Shourd, who was freed on bail in September after 14 months imprisonment mostly in solitary confinement, said she had been diagnosed with severe depression and post-traumatic stress disorder. Returning to Iran could exacerbate her problems, she said.
Shourd had been due to return for the trial set for May 11 with her fiance Shane Bauer and their friend Josh Fattal, both of whom remain imprisoned in the Islamic Republic.
The three hikers, who have all pleaded not guilty to spying charges, say they innocently strayed into Iran from across the unmarked border with northern Iraq when they were arrested. Shourd, 32, who was released after months of international pressure led by the United States, said she had sent the Iranian Revolutionary Court a five-page evaluation by clinical forensic psychologist, Barry Rosenfeld. He concluded she is at high risk of renewed or even worse psychological problems if she returns to Iran to stand trial. Shourd had developed a major depressive disorder during her incarceration and needs “aggressive mental health treatment,” concluded Rosenfeld.
But Shourd voiced concern for the well-being of Bauer – to whom she became engaged during their incarceration – and Fattal.
“I was there for 14 months, they’ve now been there for over 21 months which is far longer and I’m sure that the extreme isolation they’re under has taken its toll. I worry about their safety, I worry about their mental health.

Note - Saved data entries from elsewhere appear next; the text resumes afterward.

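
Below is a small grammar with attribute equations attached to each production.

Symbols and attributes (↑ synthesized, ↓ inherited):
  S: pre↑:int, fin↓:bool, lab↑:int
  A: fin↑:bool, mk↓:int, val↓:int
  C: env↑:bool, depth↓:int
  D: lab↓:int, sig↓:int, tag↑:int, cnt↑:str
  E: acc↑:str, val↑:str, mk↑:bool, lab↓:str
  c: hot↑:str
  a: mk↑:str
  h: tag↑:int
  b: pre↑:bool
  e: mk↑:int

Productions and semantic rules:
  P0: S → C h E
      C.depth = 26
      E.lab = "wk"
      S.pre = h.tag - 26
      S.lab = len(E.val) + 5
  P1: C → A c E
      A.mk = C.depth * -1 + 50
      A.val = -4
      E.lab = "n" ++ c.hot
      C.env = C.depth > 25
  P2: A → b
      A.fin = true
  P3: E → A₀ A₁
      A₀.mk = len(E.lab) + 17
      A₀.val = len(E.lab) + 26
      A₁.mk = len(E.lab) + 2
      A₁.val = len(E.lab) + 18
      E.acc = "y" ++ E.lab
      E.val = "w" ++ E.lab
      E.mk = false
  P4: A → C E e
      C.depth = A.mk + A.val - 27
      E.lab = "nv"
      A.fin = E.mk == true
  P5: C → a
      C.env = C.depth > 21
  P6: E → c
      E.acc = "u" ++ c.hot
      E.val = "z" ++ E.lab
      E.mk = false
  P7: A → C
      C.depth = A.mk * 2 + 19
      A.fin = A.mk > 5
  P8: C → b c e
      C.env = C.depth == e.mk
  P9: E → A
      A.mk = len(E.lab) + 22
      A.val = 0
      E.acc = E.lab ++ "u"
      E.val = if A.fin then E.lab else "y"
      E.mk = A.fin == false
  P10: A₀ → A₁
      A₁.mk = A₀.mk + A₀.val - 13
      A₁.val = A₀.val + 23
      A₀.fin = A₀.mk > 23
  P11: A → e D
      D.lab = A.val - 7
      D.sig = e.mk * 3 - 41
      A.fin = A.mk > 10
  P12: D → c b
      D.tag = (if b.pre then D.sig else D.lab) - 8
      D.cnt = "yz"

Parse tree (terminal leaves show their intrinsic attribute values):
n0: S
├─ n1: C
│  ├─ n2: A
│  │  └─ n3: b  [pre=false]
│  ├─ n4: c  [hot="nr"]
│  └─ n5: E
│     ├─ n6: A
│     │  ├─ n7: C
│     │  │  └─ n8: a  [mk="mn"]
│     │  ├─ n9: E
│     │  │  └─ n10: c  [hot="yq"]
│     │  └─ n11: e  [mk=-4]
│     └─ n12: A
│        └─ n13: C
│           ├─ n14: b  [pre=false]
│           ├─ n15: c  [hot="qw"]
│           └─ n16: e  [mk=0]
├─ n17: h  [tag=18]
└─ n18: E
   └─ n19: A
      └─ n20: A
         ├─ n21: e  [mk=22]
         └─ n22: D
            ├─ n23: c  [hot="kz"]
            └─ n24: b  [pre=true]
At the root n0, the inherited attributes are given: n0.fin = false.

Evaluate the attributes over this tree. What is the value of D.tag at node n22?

1. n0.fin = false  [given at root]
2. n1.depth = 26  [26]
3. n2.mk = 24  [C.depth * -1 + 50]
4. n2.val = -4  [-4]
5. n3.pre = false  [terminal]
6. n2.fin = true  [true]
7. n4.hot = "nr"  [terminal]
8. n5.lab = "nnr"  ["n" ++ c.hot]
9. n6.mk = 20  [len(E.lab) + 17]
10. n6.val = 29  [len(E.lab) + 26]
11. n7.depth = 22  [A.mk + A.val - 27]
12. n8.mk = "mn"  [terminal]
13. n7.env = true  [C.depth > 21]
14. n9.lab = "nv"  ["nv"]
15. n10.hot = "yq"  [terminal]
16. n9.acc = "uyq"  ["u" ++ c.hot]
17. n9.val = "znv"  ["z" ++ E.lab]
18. n9.mk = false  [false]
19. n11.mk = -4  [terminal]
20. n6.fin = false  [E.mk == true]
21. n12.mk = 5  [len(E.lab) + 2]
22. n12.val = 21  [len(E.lab) + 18]
23. n13.depth = 29  [A.mk * 2 + 19]
24. n14.pre = false  [terminal]
25. n15.hot = "qw"  [terminal]
26. n16.mk = 0  [terminal]
27. n13.env = false  [C.depth == e.mk]
28. n12.fin = false  [A.mk > 5]
29. n5.acc = "ynnr"  ["y" ++ E.lab]
30. n5.val = "wnnr"  ["w" ++ E.lab]
31. n5.mk = false  [false]
32. n1.env = true  [C.depth > 25]
33. n17.tag = 18  [terminal]
34. n18.lab = "wk"  ["wk"]
35. n19.mk = 24  [len(E.lab) + 22]
36. n19.val = 0  [0]
37. n20.mk = 11  [A₀.mk + A₀.val - 13]
38. n20.val = 23  [A₀.val + 23]
39. n21.mk = 22  [terminal]
40. n22.lab = 16  [A.val - 7]
41. n22.sig = 25  [e.mk * 3 - 41]
42. n23.hot = "kz"  [terminal]
43. n24.pre = true  [terminal]
44. n22.tag = 17  [(if b.pre then D.sig else D.lab) - 8]
45. n22.cnt = "yz"  ["yz"]
46. n20.fin = true  [A.mk > 10]
47. n19.fin = true  [A₀.mk > 23]
48. n18.acc = "wku"  [E.lab ++ "u"]
49. n18.val = "wk"  [if A.fin then E.lab else "y"]
50. n18.mk = false  [A.fin == false]
51. n0.pre = -8  [h.tag - 26]
52. n0.lab = 7  [len(E.val) + 5]

17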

We’ve had no information from them, no contact, phone call, nothing for over five months… what I’ve heard is that they now have only 40 minutes out of their cell every day. They don’t see any other human beings and they still haven’t been allowed a private meeting with their lawyer.”
The families of Bauer and Fattal, both 28, said in a statement they fully supported Shourd’s decision, but hoped the men would be released soon. The Iranian defense lawyer for the three, Masoud Shafii, has said he would press for their “innocence” and immediate release.